Spectrum Telecoms is an independent business connectivity provider, supplying a range of business IP and communications services.

Company Overview 
Spectrum Telecoms is the trading name for Spectrum Telecommunications Ltd. Spectrum was founded by Simon Holt in 1996. The company was created with the aim of providing traditional fixed line services, account management and systems. By building a network of supplier partnerships the business grew into inbound, outbound, mobile and data networks .

In 2013, the company moved from Barton-under-Needwood into larger premises, located on the Centrum 100 Business Park, Burton upon Trent.

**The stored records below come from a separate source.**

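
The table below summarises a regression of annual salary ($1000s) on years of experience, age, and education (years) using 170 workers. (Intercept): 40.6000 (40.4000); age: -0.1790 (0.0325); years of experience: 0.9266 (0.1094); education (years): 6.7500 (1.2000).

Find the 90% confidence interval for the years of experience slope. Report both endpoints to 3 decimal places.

(0.746, 1.108)

Read off: b = 0.9266, SE = 0.1094 for years of experience.
df = n − k − 1 = 170 − 3 − 1 = 166.
t* = t_{0.05, 166} = 1.654085.
Margin = t* × SE = 1.654085 × 0.1094 = 0.18096.
CI: 0.9266 ± 0.18096 → (0.746, 1.108).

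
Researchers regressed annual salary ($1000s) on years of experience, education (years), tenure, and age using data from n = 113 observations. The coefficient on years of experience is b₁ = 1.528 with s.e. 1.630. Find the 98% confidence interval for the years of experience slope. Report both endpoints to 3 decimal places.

(-2.321, 5.377)

df = n − k − 1 = 113 − 4 − 1 = 108.
t* = t_{0.01, 108} = 2.361372.
Margin = t* × SE = 2.361372 × 1.630 = 3.84904.
CI: 1.528 ± 3.84904 → (-2.321, 5.377).
With 98% confidence, each one-unit increase in years of experience is associated with a change of between -2.321 and 5.377 $1000s in annual salary, holding the other predictors fixed.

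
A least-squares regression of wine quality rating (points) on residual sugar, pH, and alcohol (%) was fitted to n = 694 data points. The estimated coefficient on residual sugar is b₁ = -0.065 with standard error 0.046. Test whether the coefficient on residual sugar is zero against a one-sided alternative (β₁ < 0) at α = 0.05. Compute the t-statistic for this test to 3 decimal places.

t = -1.413

H₀: β₁ = 0 vs H₁: β₁ < 0.
t = (b₁ − β₁⁰)/SE = -0.065 / 0.046 = -1.413.
df = n − k − 1 = 694 − 3 − 1 = 690.
One-sided p ≈ 0.0790, which is ≥ 0.05, so fail to reject H₀.
The data do not give significant evidence that the true slope on residual sugar is negative, holding the other predictors fixed.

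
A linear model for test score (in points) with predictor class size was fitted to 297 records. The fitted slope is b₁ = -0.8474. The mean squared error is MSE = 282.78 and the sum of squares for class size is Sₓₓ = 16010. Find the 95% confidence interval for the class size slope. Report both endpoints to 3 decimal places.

SE(b₁) = √(MSE/Sₓₓ) = √(282.78/16010) = 0.132901.
df = n − 2 = 295.
t* = t_{0.025, 295} = 1.968038.
Margin = t* × SE = 1.968038 × 0.132901 = 0.26155.
CI: -0.8474 ± 0.26155 → (-1.109, -0.586).
With 95% confidence, each one-unit increase in class size is associated with a change of between -1.109 and -0.586 points in test score.

(-1.109, -0.586)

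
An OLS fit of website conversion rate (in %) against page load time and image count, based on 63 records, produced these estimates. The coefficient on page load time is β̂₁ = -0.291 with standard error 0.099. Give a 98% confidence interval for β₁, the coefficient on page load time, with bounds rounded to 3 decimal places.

df = n − k − 1 = 63 − 2 − 1 = 60.
t* = t_{0.01, 60} = 2.390119.
Margin = t* × SE = 2.390119 × 0.099 = 0.23662.
CI: -0.291 ± 0.23662 → (-0.528, -0.054).
With 98% confidence, each one-unit increase in page load time is associated with a change of between -0.528 and -0.054 % in website conversion rate, holding the other predictors fixed.

(-0.528, -0.054)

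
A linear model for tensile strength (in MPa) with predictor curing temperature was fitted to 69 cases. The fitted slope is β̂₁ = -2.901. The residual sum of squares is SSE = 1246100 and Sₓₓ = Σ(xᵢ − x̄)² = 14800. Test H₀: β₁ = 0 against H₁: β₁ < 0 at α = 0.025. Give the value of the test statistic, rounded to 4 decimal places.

MSE = SSE/(n − 2) = 1246100/67 = 18598.5.
SE(β̂₁) = √(MSE/Sₓₓ) = √(18598.5/14800) = 1.12101.
t = -2.901 / 1.12101 = -2.5879.
df = n − 2 = 67.
One-sided p ≈ 0.0059, which is < 0.025, so reject H₀.
There is evidence that the true slope on curing temperature is negative.

t = -2.5879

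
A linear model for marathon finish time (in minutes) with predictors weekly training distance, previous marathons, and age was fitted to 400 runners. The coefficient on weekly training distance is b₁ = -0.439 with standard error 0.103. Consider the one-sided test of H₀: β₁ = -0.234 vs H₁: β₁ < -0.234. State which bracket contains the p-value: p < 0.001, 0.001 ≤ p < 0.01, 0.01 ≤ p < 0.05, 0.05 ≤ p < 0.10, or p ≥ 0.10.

t = (-0.439 − (-0.234)) / 0.103 = -1.990.
df = n − k − 1 = 400 − 3 − 1 = 396.
One-sided p = P(T_{396} < t) ≈ 0.0236.
So 0.01 ≤ p < 0.05.

0.01 ≤ p < 0.05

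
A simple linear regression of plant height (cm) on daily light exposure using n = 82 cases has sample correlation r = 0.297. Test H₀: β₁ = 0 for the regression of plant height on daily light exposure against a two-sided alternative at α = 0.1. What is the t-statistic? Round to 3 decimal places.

t = 2.782

t = r·√(n − 2)/√(1 − r²) = 0.297·√80/√0.911791 = 2.782.
df = n − 2 = 80.
Two-sided p ≈ 0.0067, which is < 0.1, so reject H₀.
There is evidence of a linear association between daily light exposure and plant height.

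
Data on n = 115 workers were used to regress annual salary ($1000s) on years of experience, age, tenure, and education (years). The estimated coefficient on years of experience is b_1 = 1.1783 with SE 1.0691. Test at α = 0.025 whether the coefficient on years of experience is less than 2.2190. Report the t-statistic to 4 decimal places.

H₀: β₁ = 2.2190 vs H₁: β₁ < 2.2190.
t = (b_1 − β₁⁰)/SE = (1.1783 − 2.2190) / 1.0691 = -0.9734.
df = n − k − 1 = 115 − 4 − 1 = 110.
One-sided p ≈ 0.1662, which is ≥ 0.025, so fail to reject H₀.
The data do not give significant evidence that the true slope on years of experience is below 2.2190 $1000s per unit, holding the other predictors fixed.

t = -0.9734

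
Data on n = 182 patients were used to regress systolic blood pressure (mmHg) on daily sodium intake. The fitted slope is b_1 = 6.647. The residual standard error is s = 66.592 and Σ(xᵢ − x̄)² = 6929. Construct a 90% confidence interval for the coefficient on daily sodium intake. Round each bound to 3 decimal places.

(5.324, 7.970)

SE(b_1) = s/√Sₓₓ = 66.592/√6929 = 0.799994.
df = n − 2 = 180.
t* = t_{0.05, 180} = 1.653363.
Margin = t* × SE = 1.653363 × 0.799994 = 1.32268.
CI: 6.647 ± 1.32268 → (5.324, 7.970).
With 90% confidence, each one-unit increase in daily sodium intake is associated with a change of between 5.324 and 7.970 mmHg in systolic blood pressure.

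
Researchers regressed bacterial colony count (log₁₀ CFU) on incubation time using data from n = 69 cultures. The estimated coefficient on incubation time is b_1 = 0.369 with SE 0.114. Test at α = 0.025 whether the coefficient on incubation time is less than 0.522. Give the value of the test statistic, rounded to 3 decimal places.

t = -1.342

H₀: β₁ = 0.522 vs H₁: β₁ < 0.522.
t = (b_1 − β₁⁰)/SE = (0.369 − 0.522) / 0.114 = -1.342.
df = n − 2 = 69 − 2 = 67.
One-sided p ≈ 0.0920, which is ≥ 0.025, so fail to reject H₀.
The data do not give significant evidence that the true slope on incubation time is below 0.522 log₁₀ CFU per unit.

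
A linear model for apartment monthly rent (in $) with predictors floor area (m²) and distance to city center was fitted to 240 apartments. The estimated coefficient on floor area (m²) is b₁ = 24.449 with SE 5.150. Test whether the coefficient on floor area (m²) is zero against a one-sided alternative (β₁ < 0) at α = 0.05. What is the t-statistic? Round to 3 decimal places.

t = 4.747

H₀: β₁ = 0 vs H₁: β₁ < 0.
t = (b₁ − β₁⁰)/SE = 24.449 / 5.150 = 4.747.
df = n − k − 1 = 240 − 2 − 1 = 237.
One-sided p ≈ 1.0000, which is ≥ 0.05, so fail to reject H₀.
The data do not give significant evidence that the true slope on floor area (m²) is negative, holding the other predictors fixed.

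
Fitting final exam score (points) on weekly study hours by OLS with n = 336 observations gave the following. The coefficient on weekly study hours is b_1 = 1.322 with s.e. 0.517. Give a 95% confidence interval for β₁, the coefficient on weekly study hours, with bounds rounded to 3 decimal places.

df = n − 2 = 336 − 2 = 334.
t* = t_{0.025, 334} = 1.967092.
Margin = t* × SE = 1.967092 × 0.517 = 1.01699.
CI: 1.322 ± 1.01699 → (0.305, 2.339).
With 95% confidence, each one-unit increase in weekly study hours is associated with a change of between 0.305 and 2.339 points in final exam score.

(0.305, 2.339)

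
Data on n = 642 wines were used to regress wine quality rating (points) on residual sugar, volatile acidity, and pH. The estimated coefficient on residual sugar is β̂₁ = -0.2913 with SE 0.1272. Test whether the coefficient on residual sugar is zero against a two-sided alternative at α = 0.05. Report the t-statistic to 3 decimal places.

t = -2.290

H₀: β₁ = 0 vs H₁: β₁ ≠ 0.
t = (β̂₁ − β₁⁰)/SE = -0.2913 / 0.1272 = -2.290.
df = n − k − 1 = 642 − 3 − 1 = 638.
Two-sided p ≈ 0.0223, which is < 0.05, so reject H₀.
There is evidence that residual sugar is associated with wine quality rating, holding the other predictors fixed.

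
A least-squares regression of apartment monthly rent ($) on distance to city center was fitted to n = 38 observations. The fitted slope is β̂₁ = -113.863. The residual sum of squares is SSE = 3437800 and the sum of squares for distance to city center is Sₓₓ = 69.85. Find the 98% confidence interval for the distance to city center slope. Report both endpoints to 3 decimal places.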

In  December 2013, the company became an authorised supplier for Connection Vouchers. The Scheme is managed by Broadband Delivery UK (BDUK), a unit within the Department for Culture, Media and Sport.

Products & Services 
Spectrum Telecoms provides products and services in 5 main categories:

 Unified communications
 Managed private networks
 Cloud and hosted services
 Enterprise mobility
 Network security

PR & Social Responsibility 
Spectrum's Director Jenny Lee Holt judged the 2016 finals of the West Midlands Young Enterprise Company of the Year, held at the Lichfield Garrick Theatre. The award was won by the Students of Alleyne's High School in Staffordshire.